The findings are reported in an article published in Online First (www.thelancet.com) and in an upcoming edition of The Lancet, written by Dr Robin Purshouse and colleagues from the University´s School of Health and Related Research (ScHARR) and Department of Economics.
The authors modelled the effects of alcohol pricing and promotion policy options for England. This included across-the-board price increases, policies setting a minimum price per unit (eg, a unit of alcohol, 10 mL ethanol, cannot be sold for less than £0•40) for various possible thresholds between £0.20 and £0.70, and policies restricting price-based promotions (eg, buy-one-get-one-free offers) in the off-licensed trade sector, from prohibiting large discounts only, through to a complete ban. A number of specific population subgroups of special interest to the UK Government were analysed; hazardous drinkers aged 18–24 years, harmful drinkers, and moderate drinkers.
The researchers found that if a minimum cost of £0.50 per unit were introduced*, then 10 years after implementation there could be around 2,900 less premature deaths per year, as well as 41,000 fewer cases of chronic illness and 8,000 fewer injuries each year. This minimum unit price could also result in 92,000 fewer hospital admissions per year, and save the healthcare system in England £270 million each year.
For a minimum unit cost of £0.40, the estimated effects are less marked but still substantial. A decade after implementation, this minimum unit cost would result in 1,200 less premature deaths per year, 17,000 less chronic and 3,000 less acute cases of illness, result in 38,000 fewer hospital admissions, and save the healthcare system in England £110 million.
In terms of additional spending on alcohol, harmful drinkers are affected considerably more than moderate drinkers by minimum price policies. For example, for a 50p minimum price, a harmful drinker will spend on average an extra £163 per year whilst the equivalent spending increase for a moderate drinker is £12. This targeted effect arises because harmful drinkers purchase more of the cheap alcohol that is affected by a minimum price policy.
The research also produced a wealth of other interesting information. In terms of disease, the authors refer to a £0•50 minimum price on the yearly prevalence of illness 10 years after policy implementation. Of 49,000 cases of illness prevented by the intervention, about 30,000 would be in men. Most of the harm reductions arise in chronic disorders in people aged 45 years and older, especially in diseases of the circulatory system (net of any increased cases of coronary heart disease). Reductions are also achieved in alcoholic disorders and alcohol-related acute outcomes, including road traffic accidents and falls.

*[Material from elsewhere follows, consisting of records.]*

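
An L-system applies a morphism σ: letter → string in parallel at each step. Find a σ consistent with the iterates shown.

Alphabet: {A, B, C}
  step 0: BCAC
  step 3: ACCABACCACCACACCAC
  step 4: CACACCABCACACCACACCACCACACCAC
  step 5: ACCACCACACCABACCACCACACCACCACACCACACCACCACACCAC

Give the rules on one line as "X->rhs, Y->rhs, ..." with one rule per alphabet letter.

A->C, B->AB, C->AC

  step 4 ⇒ step 5: CACACCABCACACCACACCACCACACCAC ⇒ AC·C·AC·C·AC·AC·C·AB·AC·C·AC·C·AC·AC·C·AC·C·AC·AC·C·AC·AC·C·AC·C·AC·AC·C·AC
    A ↦ C
    B ↦ AB
    C ↦ AC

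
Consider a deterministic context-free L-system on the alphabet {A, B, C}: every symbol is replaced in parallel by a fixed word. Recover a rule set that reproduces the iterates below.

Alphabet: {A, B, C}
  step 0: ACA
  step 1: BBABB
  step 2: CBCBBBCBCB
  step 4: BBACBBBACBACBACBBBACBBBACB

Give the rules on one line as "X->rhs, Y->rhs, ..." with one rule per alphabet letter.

A->BB, B->CB, C->A

  step 1 ⇒ step 2: BBABB ⇒ CB·CB·BB·CB·CB
    A ↦ BB
    B ↦ CB
  step 0 ⇒ step 1: ACA ⇒ BB·A·BB
    C ↦ A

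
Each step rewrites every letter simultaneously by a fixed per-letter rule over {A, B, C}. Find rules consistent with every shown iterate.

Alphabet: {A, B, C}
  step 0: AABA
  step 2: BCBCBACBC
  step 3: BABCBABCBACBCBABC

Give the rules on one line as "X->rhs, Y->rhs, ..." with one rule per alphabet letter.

  step 2 ⇒ step 3: BCBCBACBC ⇒ BA·BC·BA·BC·BA·C·BC·BA·BC
    A ↦ C
    B ↦ BA
    C ↦ BC

A->C, B->BA, C->BC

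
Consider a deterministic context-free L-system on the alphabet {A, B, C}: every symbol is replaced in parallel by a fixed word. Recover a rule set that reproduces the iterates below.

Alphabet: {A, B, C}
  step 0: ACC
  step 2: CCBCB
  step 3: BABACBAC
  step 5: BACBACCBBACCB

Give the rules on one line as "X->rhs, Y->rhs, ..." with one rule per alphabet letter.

A->B, B->C, C->BA

  step 2 ⇒ step 3: CCBCB ⇒ BA·BA·C·BA·C
    B ↦ C
    C ↦ BA
    A ↦ B  (constrained at step 0)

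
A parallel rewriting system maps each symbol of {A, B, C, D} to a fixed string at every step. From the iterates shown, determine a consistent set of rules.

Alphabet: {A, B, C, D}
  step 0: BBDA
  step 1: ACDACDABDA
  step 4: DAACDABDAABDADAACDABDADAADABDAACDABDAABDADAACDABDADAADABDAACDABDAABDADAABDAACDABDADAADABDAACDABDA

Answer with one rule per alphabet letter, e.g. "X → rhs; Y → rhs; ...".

  step 0 ⇒ step 1: BBDA ⇒ ACD·ACD·AB·DA
    A ↦ DA
    B ↦ ACD
    D ↦ AB
    C ↦ AD  (constrained at step 1)

A->DA, B->ACD, C->AD, D->AB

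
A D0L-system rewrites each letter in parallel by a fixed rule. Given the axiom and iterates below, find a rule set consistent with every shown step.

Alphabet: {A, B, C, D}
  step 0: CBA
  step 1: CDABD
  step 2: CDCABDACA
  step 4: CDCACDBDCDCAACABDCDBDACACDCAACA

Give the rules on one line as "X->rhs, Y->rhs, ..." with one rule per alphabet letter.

  step 1 ⇒ step 2: CDABD ⇒ CD·CA·BD·A·CA
    A ↦ BD
    B ↦ A
    C ↦ CD
    D ↦ CA

A->BD, B->A, C->CD, D->CA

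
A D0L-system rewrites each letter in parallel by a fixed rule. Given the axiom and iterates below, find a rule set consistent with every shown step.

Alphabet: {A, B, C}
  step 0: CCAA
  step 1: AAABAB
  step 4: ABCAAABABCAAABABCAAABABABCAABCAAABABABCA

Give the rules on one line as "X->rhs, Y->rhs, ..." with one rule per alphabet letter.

A->AB, B->CA, C->A

  step 0 ⇒ step 1: CCAA ⇒ A·A·AB·AB
    A ↦ AB
    C ↦ A
    B ↦ CA  (constrained at step 1)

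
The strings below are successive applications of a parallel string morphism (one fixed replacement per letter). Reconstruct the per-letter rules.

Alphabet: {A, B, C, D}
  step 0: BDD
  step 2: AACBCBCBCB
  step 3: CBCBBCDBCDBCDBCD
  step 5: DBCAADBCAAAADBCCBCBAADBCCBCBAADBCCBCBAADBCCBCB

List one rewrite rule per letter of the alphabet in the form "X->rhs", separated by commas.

A->CB, B->D, C->BC, D->AA

  step 2 ⇒ step 3: AACBCBCBCB ⇒ CB·CB·BC·D·BC·D·BC·D·BC·D
    A ↦ CB
    B ↦ D
    C ↦ BC
    D ↦ AA  (constrained at step 0)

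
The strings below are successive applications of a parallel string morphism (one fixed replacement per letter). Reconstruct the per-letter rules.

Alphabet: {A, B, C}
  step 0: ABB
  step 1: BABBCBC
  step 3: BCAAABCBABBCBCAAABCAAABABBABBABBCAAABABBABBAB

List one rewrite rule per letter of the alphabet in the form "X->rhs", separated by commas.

A->BAB, B->BC, C->AAA

  step 0 ⇒ step 1: ABB ⇒ BAB·BC·BC
    A ↦ BAB
    B ↦ BC
    C ↦ AAA  (constrained at step 1)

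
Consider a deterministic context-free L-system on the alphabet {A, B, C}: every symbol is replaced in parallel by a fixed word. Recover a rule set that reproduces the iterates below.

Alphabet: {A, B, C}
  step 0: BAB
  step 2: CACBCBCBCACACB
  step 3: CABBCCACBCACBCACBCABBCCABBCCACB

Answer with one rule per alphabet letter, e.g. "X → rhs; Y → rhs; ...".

  step 2 ⇒ step 3: CACBCBCBCACACB ⇒ CA·BBC·CA·CB·CA·CB·CA·CB·CA·BBC·CA·BBC·CA·CB
    A ↦ BBC
    B ↦ CB
    C ↦ CA

A->BBC, B->CB, C->CA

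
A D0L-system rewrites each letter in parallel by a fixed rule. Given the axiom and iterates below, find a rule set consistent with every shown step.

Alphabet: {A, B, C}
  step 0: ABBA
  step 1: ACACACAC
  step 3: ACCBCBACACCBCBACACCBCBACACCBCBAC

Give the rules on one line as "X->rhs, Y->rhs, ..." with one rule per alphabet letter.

A->AC, B->AC, C->CB

  step 0 ⇒ step 1: ABBA ⇒ AC·AC·AC·AC
    A ↦ AC
    B ↦ AC
    C ↦ CB  (constrained at step 1)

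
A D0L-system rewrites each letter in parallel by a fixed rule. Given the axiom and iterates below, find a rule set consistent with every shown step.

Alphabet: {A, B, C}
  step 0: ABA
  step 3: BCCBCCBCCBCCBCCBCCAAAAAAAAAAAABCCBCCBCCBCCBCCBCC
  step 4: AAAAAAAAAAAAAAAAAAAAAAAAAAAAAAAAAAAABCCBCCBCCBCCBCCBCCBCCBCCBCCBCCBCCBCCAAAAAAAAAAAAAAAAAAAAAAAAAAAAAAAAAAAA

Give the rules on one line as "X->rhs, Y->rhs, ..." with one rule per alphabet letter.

A->BCC, B->AA, C->AA

  step 3 ⇒ step 4: BCCBCCBCCBCCBCCBCCAAAAAAAAAAAABCCBCCBCCBCCBCCBCC ⇒ AA·AA·AA·AA·AA·AA·AA·AA·AA·AA·AA·AA·AA·AA·AA·AA·AA·AA·BCC·BCC·BCC·BCC·BCC·BCC·BCC·BCC·BCC·BCC·BCC·BCC·AA·AA·AA·AA·AA·AA·AA·AA·AA·AA·AA·AA·AA·AA·AA·AA·AA·AA
    A ↦ BCC
    B ↦ AA
    C ↦ AA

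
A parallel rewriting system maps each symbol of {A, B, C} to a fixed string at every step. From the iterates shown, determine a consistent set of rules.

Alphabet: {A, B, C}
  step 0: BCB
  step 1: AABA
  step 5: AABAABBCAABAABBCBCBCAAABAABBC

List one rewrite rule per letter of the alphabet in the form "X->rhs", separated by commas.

  step 0 ⇒ step 1: BCB ⇒ A·AB·A
    B ↦ A
    C ↦ AB
    A ↦ BC  (constrained at step 1)

A->BC, B->A, C->AB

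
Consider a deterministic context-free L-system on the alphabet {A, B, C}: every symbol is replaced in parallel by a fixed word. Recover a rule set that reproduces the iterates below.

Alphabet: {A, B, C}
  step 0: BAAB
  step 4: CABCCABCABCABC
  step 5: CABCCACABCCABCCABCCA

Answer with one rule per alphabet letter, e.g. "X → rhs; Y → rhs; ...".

  step 4 ⇒ step 5: CABCCABCABCABC ⇒ CA·B·C·CA·CA·B·C·CA·B·C·CA·B·C·CA
    A ↦ B
    B ↦ C
    C ↦ CA

A->B, B->C, C->CA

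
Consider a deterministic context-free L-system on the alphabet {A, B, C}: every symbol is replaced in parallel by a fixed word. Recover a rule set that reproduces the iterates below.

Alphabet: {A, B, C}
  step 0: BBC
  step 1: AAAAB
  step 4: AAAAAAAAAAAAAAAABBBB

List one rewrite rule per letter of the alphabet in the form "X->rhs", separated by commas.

  step 0 ⇒ step 1: BBC ⇒ AA·AA·B
    B ↦ AA
    C ↦ B
    A ↦ CC  (constrained at step 1)

A->CC, B->AA, C->B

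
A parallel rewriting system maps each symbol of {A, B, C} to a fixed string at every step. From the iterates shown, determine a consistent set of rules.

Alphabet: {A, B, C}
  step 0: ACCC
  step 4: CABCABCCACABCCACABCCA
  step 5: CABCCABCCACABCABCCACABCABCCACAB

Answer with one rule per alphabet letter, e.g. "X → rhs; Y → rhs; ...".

A->B, B->C, C->CA

  step 4 ⇒ step 5: CABCABCCACABCCACABCCA ⇒ CA·B·C·CA·B·C·CA·CA·B·CA·B·C·CA·CA·B·CA·B·C·CA·CA·B
    A ↦ B
    B ↦ C
    C ↦ CA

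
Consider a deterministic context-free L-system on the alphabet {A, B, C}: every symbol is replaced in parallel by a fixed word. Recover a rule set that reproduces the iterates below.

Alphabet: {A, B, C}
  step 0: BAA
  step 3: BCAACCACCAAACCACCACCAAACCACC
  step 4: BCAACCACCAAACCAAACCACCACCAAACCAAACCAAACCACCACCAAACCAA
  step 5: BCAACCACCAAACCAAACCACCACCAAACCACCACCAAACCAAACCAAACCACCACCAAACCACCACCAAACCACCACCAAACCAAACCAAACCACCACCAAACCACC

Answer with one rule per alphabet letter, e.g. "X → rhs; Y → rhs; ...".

  step 4 ⇒ step 5: BCAACCACCAAACCAAACCACCACCAAACCAAACCAAACCACCACCAAACCAA ⇒ BC·A·ACC·ACC·A·A·ACC·A·A·ACC·ACC·ACC·A·A·ACC·ACC·ACC·A·A·ACC·A·A·ACC·A·A·ACC·ACC·ACC·A·A·ACC·ACC·ACC·A·A·ACC·ACC·ACC·A·A·ACC·A·A·ACC·A·A·ACC·ACC·ACC·A·A·ACC·ACC
    A ↦ ACC
    B ↦ BC
    C ↦ A

A->ACC, B->BC, C->A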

The research also identified patterns of purchasing. Purchasing preferences vary across the population. Women purchase a higher proportion of their alcohol from off-trade outlets (supermarkets and off-licenses) than men, and people aged 18–24 years purchase alcohol mainly in the on-trade sector (pubs, bars and clubs). Beverage preferences vary, with beer and wine comprising about three-fifths of the alcohol consumed by men and women respectively. For adults, consumption of ready-to-drink beverages (alcopops) is low relative to other types of drink, peaking at 20% of total consumption for women aged 18–24 years.
Consumption patterns also vary. Moderate male drinkers (excluding abstainers) consume on average about 8 units per week and only a small proportion engage in heavy episodic drinking, whereas harmful male drinkers consume on average 80 units and 7 in 10 are heavy episodic drinkers. Health harms also vary, with male harmful drinkers incurring the largest proportion of alcohol-attributable mortality, ill health, alcohol attributable admissions, and healthcare costs.
Of the other pricing policies considered, the authors say: “Prohibition of large discounts (for example buy-one-get-one-free offers) alone has little effect, but tight restrictions or total bans on off-trade discounting could have effects similar in scale to minimum price thresholds of £0•30–0•40. For young adults, and especially for those aged 18–24 years, who are hazardous drinkers, policies that raise the price of cheaper alcohol in the on-trade sector (pubs and clubs) are most effective for achievement of harm reductions.”
The authors concluded: “General price increases are effective for reduction of consumption, healthcare costs, and health-related quality of life losses in all population subgroups. Minimum pricing policies can maintain this level of effectiveness for harmful drinkers while reducing effects on consumer spending for moderate drinkers. Total bans of supermarket and off-license discounting are effective but banning only large discounts has little effect. Young adult drinkers aged 18–24 years are especially affected by policies that raise prices in pubs and bars.
“Minimum pricing policies and discounting restrictions might warrant further consideration because both strategies are estimated to reduce alcohol consumption, and related health harms and costs, with drinker spending increases targeting those who incur most harm.”